KSO Meclis Üyesi Hayrettin Çaycı, açılış konuşmasında şunları söyledi:
“Dünya genelinde kişi başına bakır tüketimi ortalama 320 gram seviyesindedir. Ancak Çin’in tüketimi kişi başına 10,5 kilogram olup, dünya ortalamasının 33 katıdır. Türkiye de bu alanda fena sayılmaz; kişi başına 4,5 kilogram bakır tüketimiyle dünya tüketiminde %1,55’lik bir paya sahiptir. Türkiye genel tüketim açısından dünya ortalamasının altında olsa da, bakır tüketiminde ortalamanın biraz üzerindedir; %50 daha yüksek bir tüketime sahibiz. Çin dışındaki dünyanın toplam bakır tüketimi 10 milyon ton civarındadır ki bu da küresel tüketimin %44’üne denk gelir. Amerika kıtası, 2,6 milyon ton ile toplamın %9,85'ini; Avrupa kıtası ise 2,8 milyon ton ile %10,6’sını tüketmektedir. Afrika kıtasının tüketimi 900 bin ton; Türkiye ve Ortadoğu ülkelerinin tüketimi ise 1,2 milyon ton düzeyindedir. Diğer Asya ülkeleri, Rusya ve Orta Asya dâhil olmak üzere toplamda 4,1 milyon ton bakır tüketimi gerçekleştirmektedir. Asya kıtası ise 18,9 milyon ton gibi büyük bir tüketim hacmine sahiptir.”

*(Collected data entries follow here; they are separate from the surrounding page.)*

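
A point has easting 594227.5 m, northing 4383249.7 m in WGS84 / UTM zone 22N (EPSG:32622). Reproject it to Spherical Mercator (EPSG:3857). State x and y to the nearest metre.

Unproject from UTM 22N (λ₀ = -51°) → φ = 39.59379966°, λ = -49.90260015°.
Web Mercator (R = 6378137 m): x = -5555132.038 m, y = 4807088.742 m.

x -5555132 m, y 4807089 m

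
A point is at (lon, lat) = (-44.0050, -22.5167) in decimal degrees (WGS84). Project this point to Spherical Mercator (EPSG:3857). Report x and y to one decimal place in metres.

x -4898614.2 m, y -2573675.4 m

Web Mercator is spherical with R = a = 6378137 m.
x = R·λ = 6378137 × -0.768032137 = -4898614.192 m.
y = R·ln tan(π/4 + φ/2) = 6378137 × -0.403515223 = -2573675.374 m.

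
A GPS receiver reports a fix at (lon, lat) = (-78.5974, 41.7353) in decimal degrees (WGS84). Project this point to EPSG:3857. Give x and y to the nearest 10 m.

Web Mercator is spherical with R = a = 6378137 m.
x = R·λ = 6378137 × -1.371783414 = -8749422.546 m.
y = R·ln tan(π/4 + φ/2) = 6378137 × 0.802963431 = 5121410.768 m.

x -8749420 m, y 5121410 m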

Açılış konuşmalarının ardından Ulusal Bakır Zirvesi etkinliği gün boyu süren panellerle devam etti. “Üretim ve İthalat Perspektifinden Türkiye'nin Bakır İhtiyacı”, “İhracatı Ar-Ge ve İnovasyonla Artırmak”, “Bakır Sektöründe Yeşil Dönüşüm: Verimlilik Atık Değerlendirme, Enerji ve "Yeşil Bakır" ile Hedefe Ulaşmak” ve “Sonuçlar ve Yol Haritası Değerlendirmesi” konu başlıklarıyla düzenlenen panellerde konuşmacılar sektördeki gelişmeler üzerine değerlendirmelerde bulundu.